# Leaking Slide-out on 2007 Gulfstream Innsbruck - help!



## Fairlee (Jul 16, 2011)

We are currently looking at this trailer. Offer placed and accepted. Sale is pending inspection.

Inspection was completed today - one big fall-back that we are concerned about.

1. Front, rear corner of slide-out has water damage on floor and wall (couch / kitchen table area)

Is this a known issue? Especially with this trailer being only 5 years old - we are concerned that there may be 'invisible' damage behind the walls.

We have thought about going back to the seller to have it looked at further in order to determine the extent of the damage the leak may have caused.

Any suggestions?


----------



## Gerry (Jan 24, 2011)

*new trailer*

Since my rig doesn't have a slider I can't give any specific help but I 'm sure others will chime in. My thought would be if you haven't as yet taken delivery refuse to accept before it's repaired to your satisfaction. And yes there very well may be unseen damage either from that leak or one you haven't found so a carefull inspection is required and check to see if floors are spongy or springy feeling. Also check carpeting for any dampness.

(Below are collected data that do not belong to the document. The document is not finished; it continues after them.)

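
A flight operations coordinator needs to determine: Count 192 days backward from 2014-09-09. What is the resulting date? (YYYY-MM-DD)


Start: 2014-09-09
Subtracting 192 days
Days already passed in September: 9
After going back through September: 183 more days to subtract
August 2014: 31 days, 152 remaining
July 2014: 31 days, 121 remaining
June 2014: 30 days, 91 remaining
May 2014: 31 days, 60 remaining
Result: 2014-03-01

2014-03-01


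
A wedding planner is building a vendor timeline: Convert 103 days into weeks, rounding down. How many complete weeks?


Total days: 103
Days per week: 7
Division: 103 / 7 = 14 remainder 5
Complete weeks: 14
Remaining days: 5

14


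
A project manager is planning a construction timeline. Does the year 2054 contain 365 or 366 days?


Year: 2054
Check leap year rules:
Divisible by 4? No
2054 is not a leap year
Days: 365

365


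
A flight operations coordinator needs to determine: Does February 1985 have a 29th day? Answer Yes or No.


Year: 1985
Divisible by 4? 1985 / 4 = 496.25 -> No
Not divisible by 4, so NOT a leap year

No


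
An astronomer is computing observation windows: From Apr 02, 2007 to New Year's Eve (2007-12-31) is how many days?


Start: April 02, 2007
End: December 31, 2007
Days left in April: 28
May: 31
June: 30
July: 31
August: 31
... plus remaining months
Sum of remaining months: 245
Total: 28 + 245 = 273

273


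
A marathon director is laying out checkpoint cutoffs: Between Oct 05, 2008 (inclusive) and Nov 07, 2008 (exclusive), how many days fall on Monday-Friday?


Start: 2008-10-05 (Sunday)
End (exclusive): 2008-11-07 (Friday)
Total calendar days: 33
Full weeks: 33 // 7 = 4 -> 20 weekdays
Remaining 5 days starting on Sunday:
  Sun(-), Mon(w), Tue(w), Wed(w), Thu(w) -> 4 weekdays
Total business days: 20 + 4 = 24

24


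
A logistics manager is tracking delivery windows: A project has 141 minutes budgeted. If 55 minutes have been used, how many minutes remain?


Total budget: 141 minutes
Time used: 55 minutes
Remaining: 141 - 55 = 86 minutes
Percent used: 39.0%
Percent remaining: 61.0%

86


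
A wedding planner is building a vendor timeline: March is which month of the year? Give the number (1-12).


Calendar month order:
2. February
3. March <--
4. April
March is month number 3

3


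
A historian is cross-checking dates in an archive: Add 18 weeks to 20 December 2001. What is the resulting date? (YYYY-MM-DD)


Start: 2001-12-20
Weeks to add: 18
Convert to days: 18 x 7 = 126 days
Add 126 days to 2001-12-20
Result: 2002-04-25

2002-04-25


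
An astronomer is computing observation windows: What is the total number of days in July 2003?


Month: July
Year: 2003
July is a 31-day month
Total: 31 days

31


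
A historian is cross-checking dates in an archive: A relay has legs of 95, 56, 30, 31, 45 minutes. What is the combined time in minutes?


Durations: 95, 56, 30, 31, 45
Running sum: 95
+ 56 = 151
+ 30 = 181
+ 31 = 212
+ 45 = 257
Total duration: 257 minutes
That is 4 hours and 17 minutes

257


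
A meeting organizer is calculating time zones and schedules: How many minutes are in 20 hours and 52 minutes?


Hours: 20
Extra minutes: 52
Minutes per hour: 60
Hours to minutes: 20 x 60 = 1200
Total: 1200 + 52 = 1252

1252


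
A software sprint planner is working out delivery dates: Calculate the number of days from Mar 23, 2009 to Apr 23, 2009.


Start date: 2009-03-23
End date: 2009-04-23
Mar 2009: +9 days
Apr 2009: +22 days
Total: 31 days

31


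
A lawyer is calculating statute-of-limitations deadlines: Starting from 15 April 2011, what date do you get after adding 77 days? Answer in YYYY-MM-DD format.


Start: 2011-04-15
Adding 77 days
Days remaining in April: 15
After April: 62 days still to add
May 2011: 31 days, 31 remaining
June 2011: 30 days, 1 remaining
July 2011 has 31 days, need 1
Result: 2011-07-01

2011-07-01


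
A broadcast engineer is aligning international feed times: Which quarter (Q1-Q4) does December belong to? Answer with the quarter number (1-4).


Month: December (month 12)
Q1: January-March (months 1-3)
Q2: April-June (months 4-6)
Q3: July-September (months 7-9)
Q4: October-December (months 10-12)
Month 12 falls in Q4

4


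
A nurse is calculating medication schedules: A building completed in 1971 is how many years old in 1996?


Birth year: 1971
Current year: 1996
Age = current year - birth year
Age = 1996 - 1971 = 25

25


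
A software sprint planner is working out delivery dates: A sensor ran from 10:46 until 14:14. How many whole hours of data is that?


Start: 10:46
End: 14:14
Hour difference: 14 - 10 = 4 hours
Minute difference: 14 - 46 = -32 minutes
Total minutes: 208
Complete hours: 208 / 60 = 3 (remainder 28)

3


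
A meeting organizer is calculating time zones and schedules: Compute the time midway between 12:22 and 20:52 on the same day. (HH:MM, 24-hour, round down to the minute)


Start time: 12:22 = 742 minutes from midnight
End time: 20:52 = 1252 minutes from midnight
Sum: 742 + 1252 = 1994
Midpoint: 1994 / 2 = 997 minutes
Convert: 997 / 60 = 16 hours, 37 minutes
Result: 16:37

16:37


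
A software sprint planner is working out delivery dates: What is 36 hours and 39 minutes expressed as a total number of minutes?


Hours: 36
Minutes: 39
Convert hours to minutes: 36 x 60 = 2160
Add remaining minutes: 2160 + 39 = 2199

2199


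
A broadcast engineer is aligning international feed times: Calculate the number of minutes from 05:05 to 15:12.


Start time: 05:05 = 305 minutes from midnight
End time: 15:12 = 912 minutes from midnight
Difference: 912 - 305 = 607 minutes
That is 10 hours and 7 minutes

607


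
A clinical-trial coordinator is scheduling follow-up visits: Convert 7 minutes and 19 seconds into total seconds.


Minutes: 7
Seconds: 19
Convert minutes to seconds: 7 x 60 = 420
Add remaining seconds: 420 + 19 = 439

439


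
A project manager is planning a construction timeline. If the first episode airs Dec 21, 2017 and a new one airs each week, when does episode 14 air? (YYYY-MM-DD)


First occurrence: 2017-12-21 (occurrence 1)
Each occurrence is 7 days after the previous.
Occurrence 14 is 13 weeks after the first.
13 weeks = 91 days
2017-12-21 + 91 days = 2018-03-22

2018-03-22


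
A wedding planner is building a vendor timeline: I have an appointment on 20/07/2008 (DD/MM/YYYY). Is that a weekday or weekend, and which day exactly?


Date: 2008-07-20
January 1, 2008 is a Tuesday
Day of year: 202
Offset from Jan 1: 201 days
201 mod 7 = 5
Result: Sunday

Sunday


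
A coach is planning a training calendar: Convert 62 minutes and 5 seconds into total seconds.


Minutes: 62
Seconds: 5
Convert minutes to seconds: 62 x 60 = 3720
Add remaining seconds: 3720 + 5 = 3725

3725


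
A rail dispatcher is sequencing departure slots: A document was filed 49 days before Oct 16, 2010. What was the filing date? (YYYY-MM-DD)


Start: 2010-10-16
Subtracting 49 days
Days already passed in October: 16
After going back through October: 33 more days to subtract
September 2010: 30 days, 3 remaining
August 2010 has 31 days, need 3
Result: 2010-08-28

2010-08-28


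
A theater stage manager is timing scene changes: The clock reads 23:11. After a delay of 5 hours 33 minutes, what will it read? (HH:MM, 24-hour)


Start time: 23:11
Adding: 5 hours 33 minutes
Minutes: 11 + 33 = 44
Hours: 23 + 5 + 0 = 28
Hour wraparound: 28 mod 24 = 4
Result: 04:44

04:44


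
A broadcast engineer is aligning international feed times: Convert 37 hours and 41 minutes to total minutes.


Hours: 37
Minutes: 41
Convert hours to minutes: 37 x 60 = 2220
Add remaining minutes: 2220 + 41 = 2261

2261


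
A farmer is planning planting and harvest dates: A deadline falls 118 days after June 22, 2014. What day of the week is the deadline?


Start: 2014-06-22 (Sunday)
Step 1 - find target date: add 118 days
  2014-06-22 + 118 days = 2014-10-18
Step 2 - day of week:
  118 mod 7 = 6
  Sunday + 6 days -> Saturday
Result: Saturday (2014-10-18)

Saturday


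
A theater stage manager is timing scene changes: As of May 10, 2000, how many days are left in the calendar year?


Start: May 10, 2000
End: December 31, 2000
Days left in May: 21
June: 30
July: 31
August: 31
September: 30
... plus remaining months
Sum of remaining months: 214
Total: 21 + 214 = 235

235


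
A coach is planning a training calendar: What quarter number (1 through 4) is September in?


Month: September (month 9)
Q1: January-March (months 1-3)
Q2: April-June (months 4-6)
Q3: July-September (months 7-9)
Q4: October-December (months 10-12)
Month 9 falls in Q3

3


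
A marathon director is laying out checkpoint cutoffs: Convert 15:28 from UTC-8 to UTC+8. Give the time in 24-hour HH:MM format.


Local time: 15:28 at UTC-8 (offset -8h)
Target zone: UTC+8 (offset 8h)
Difference: 8 - (-8) = 16 hours
Calculation: 15 + (16) = 31
Wraparound: (31) mod 24 = 7
Result: 07:28

07:28


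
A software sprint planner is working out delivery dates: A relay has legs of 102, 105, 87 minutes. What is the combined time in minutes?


Durations: 102, 105, 87
Running sum: 102
+ 105 = 207
+ 87 = 294
Total duration: 294 minutes
That is 4 hours and 54 minutes

294


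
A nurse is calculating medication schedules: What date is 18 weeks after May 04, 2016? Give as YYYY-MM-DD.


Start: 2016-05-04
Weeks to add: 18
Convert to days: 18 x 7 = 126 days
Add 126 days to 2016-05-04
Result: 2016-09-07

2016-09-07


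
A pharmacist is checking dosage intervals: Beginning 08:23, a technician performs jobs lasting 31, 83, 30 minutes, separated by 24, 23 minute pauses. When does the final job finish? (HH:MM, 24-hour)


Start: 08:23 = 503 min from midnight
  after task 1 (31 min): 08:54
  after break (24 min): 09:18
  after task 2 (83 min): 10:41
  after break (23 min): 11:04
  after task 3 (30 min): 11:34
Total elapsed: 191 minutes
End time: 11:34

11:34


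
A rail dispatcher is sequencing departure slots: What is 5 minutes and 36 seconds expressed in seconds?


Minutes: 5
Extra seconds: 36
Seconds per minute: 60
Minutes to seconds: 5 x 60 = 300
Total: 300 + 36 = 336

336


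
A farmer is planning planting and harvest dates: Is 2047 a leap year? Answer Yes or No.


Year: 2047
Divisible by 4? 2047 / 4 = 511.75 -> No
Not divisible by 4, so NOT a leap year

No


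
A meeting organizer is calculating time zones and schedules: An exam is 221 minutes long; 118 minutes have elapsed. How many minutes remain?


Total budget: 221 minutes
Time used: 118 minutes
Remaining: 221 - 118 = 103 minutes
Percent used: 53.4%
Percent remaining: 46.6%

103


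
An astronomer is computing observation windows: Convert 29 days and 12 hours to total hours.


Days: 29
Extra hours: 12
Hours per day: 24
Days to hours: 29 x 24 = 696
Total: 696 + 12 = 708

708


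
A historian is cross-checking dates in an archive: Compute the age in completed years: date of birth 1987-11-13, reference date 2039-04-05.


Birth: 1987-11-13
Reference: 2039-04-05
Year difference: 2039 - 1987 = 52
Has birthday (11-13) occurred by 04-05? No
Birthday not yet reached this year -> subtract 1
Age in full years: 51

51


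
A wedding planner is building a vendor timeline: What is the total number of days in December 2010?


Month: December
Year: 2010
December is a 31-day month
Total: 31 days

31


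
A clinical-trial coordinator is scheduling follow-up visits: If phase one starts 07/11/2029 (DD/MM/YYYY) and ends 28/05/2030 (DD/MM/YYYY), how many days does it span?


Start date: 2029-11-07
End date: 2030-05-28
Nov 2029: +24 days
Dec 2029: +31 days
Jan 2030: +31 days
... (4 more months)
Total: 202 days

202


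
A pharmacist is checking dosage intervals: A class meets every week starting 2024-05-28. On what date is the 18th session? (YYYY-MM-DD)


First occurrence: 2024-05-28 (occurrence 1)
Each occurrence is 7 days after the previous.
Occurrence 18 is 17 weeks after the first.
17 weeks = 119 days
2024-05-28 + 119 days = 2024-09-24

2024-09-24


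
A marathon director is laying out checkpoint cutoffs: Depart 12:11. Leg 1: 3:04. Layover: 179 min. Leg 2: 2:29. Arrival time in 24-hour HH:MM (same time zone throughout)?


Depart: 12:11
Leg 1: +184 min -> 15:15
Layover: +179 min -> 18:14
Leg 2: +149 min -> 20:43
Total travel: 512 minutes = 8h 32m
Arrival: 20:43

20:43


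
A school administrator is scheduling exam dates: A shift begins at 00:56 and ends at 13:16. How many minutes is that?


Start time: 00:56 = 56 minutes from midnight
End time: 13:16 = 796 minutes from midnight
Difference: 796 - 56 = 740 minutes
That is 12 hours and 20 minutes

740


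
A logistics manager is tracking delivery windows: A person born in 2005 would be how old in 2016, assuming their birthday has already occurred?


Birth year: 2005
Current year: 2016
Age = current year - birth year
Age = 2016 - 2005 = 11

11


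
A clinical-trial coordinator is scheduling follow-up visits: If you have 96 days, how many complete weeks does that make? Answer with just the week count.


Total days: 96
Days per week: 7
Division: 96 / 7 = 13 remainder 5
Complete weeks: 13
Remaining days: 5

13


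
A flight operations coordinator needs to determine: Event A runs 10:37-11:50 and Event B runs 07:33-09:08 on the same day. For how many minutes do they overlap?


Interval A: [637, 710] minutes from midnight
Interval B: [453, 548] minutes from midnight
Overlap start = max(637, 453) = 637
Overlap end = min(710, 548) = 548
End <= start, so the intervals do not overlap: 0 minutes

0


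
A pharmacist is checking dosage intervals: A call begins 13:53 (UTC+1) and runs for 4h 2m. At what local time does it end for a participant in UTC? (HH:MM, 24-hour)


Start: 13:53 in UTC+1
Step 1 - add duration:
  minutes: 53 + 2 = 55
  hours: 13 + 4 + 0 = 17
  end in UTC+1: 17:55
Step 2 - convert UTC+1 -> UTC:
  offset difference: 0 - (1) = -1 hours
  17 + (-1) = 16 -> mod 24 = 16
Result: 16:55 in UTC

16:55


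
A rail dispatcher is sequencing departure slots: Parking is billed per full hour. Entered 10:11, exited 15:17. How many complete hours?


Start: 10:11
End: 15:17
Hour difference: 15 - 10 = 5 hours
Minute difference: 17 - 11 = 6 minutes
Total minutes: 306
Complete hours: 306 / 60 = 5 (remainder 6)

5


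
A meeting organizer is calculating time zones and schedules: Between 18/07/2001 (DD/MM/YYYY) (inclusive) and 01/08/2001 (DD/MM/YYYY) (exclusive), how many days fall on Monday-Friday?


Start: 2001-07-18 (Wednesday)
End (exclusive): 2001-08-01 (Wednesday)
Total calendar days: 14
Full weeks: 14 // 7 = 2 -> 10 weekdays
Remaining 0 days starting on Wednesday:
Total business days: 10 + 0 = 10

10


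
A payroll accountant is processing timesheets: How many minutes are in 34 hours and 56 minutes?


Hours: 34
Extra minutes: 56
Minutes per hour: 60
Hours to minutes: 34 x 60 = 2040
Total: 2040 + 56 = 2096

2096


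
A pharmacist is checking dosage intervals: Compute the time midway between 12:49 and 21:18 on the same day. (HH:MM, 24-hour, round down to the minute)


Start time: 12:49 = 769 minutes from midnight
End time: 21:18 = 1278 minutes from midnight
Sum: 769 + 1278 = 2047
Midpoint: 2047 / 2 = 1023 minutes
Convert: 1023 / 60 = 17 hours, 3 minutes
Result: 17:03

17:03


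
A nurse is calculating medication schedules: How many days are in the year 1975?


Year: 1975
Check leap year rules:
Divisible by 4? No
1975 is not a leap year
Days: 365

365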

Good luck, Gerry


----------



## artmart (Sep 21, 2010)

I have a 5 year old trailer with FOUR slides and I have used it in all weather types, like blazing heat, and very cold pouring rain storms and sleet and snow. My trailer does not have these types of problems, but know a lot of other owners who have had problems with leaks at slides, at seams and other problems.

This is not a good problem to have, especially for a rig only 5 years old. If you see this kind of damage, then it means the problem has been festering for some time and was not taken care of. Unfortunately, if one doesn't know that this can happen one won't check for it.

I am sure the owner/sellers will try to pass this off as condensation damage, that poor circulation in the rig caused this, but if you can notice the water damage from the exterior walls, then you can figure that there would be damage inside walls.

If you compare this to a house sale, where most states do not allow a seller to sell a house with noticeable water damage unless it's cleaned up, repaired and certified you can get a sense on whether you want to inherit this problem in your new rig.

Personally, I would request they fix it and repair any underlying damage. If they don't agree to it, then walk away and let them sell their problem to someone else. To me and it's just me, this is bordering on neglect probably started by poor workmanship at the factory, but it could also be so many other things. Also unfortunately a trailer sits by itself somewhere not being used and can easily be neglected. Is there a smell? Have you opened the rig and noticed a musty smell? Worse yet, is there a cosmetic smell that someone is trying to cover the odor up? My trailer does not need odor-hiders and no rig should need them while in storage. At the very least it should be inspected further to see how bad things are.

I would be very concerned about this one, and you're lucky that you had an inspection clause to possibly give you some leverage.

Good luck with what you decide.


----------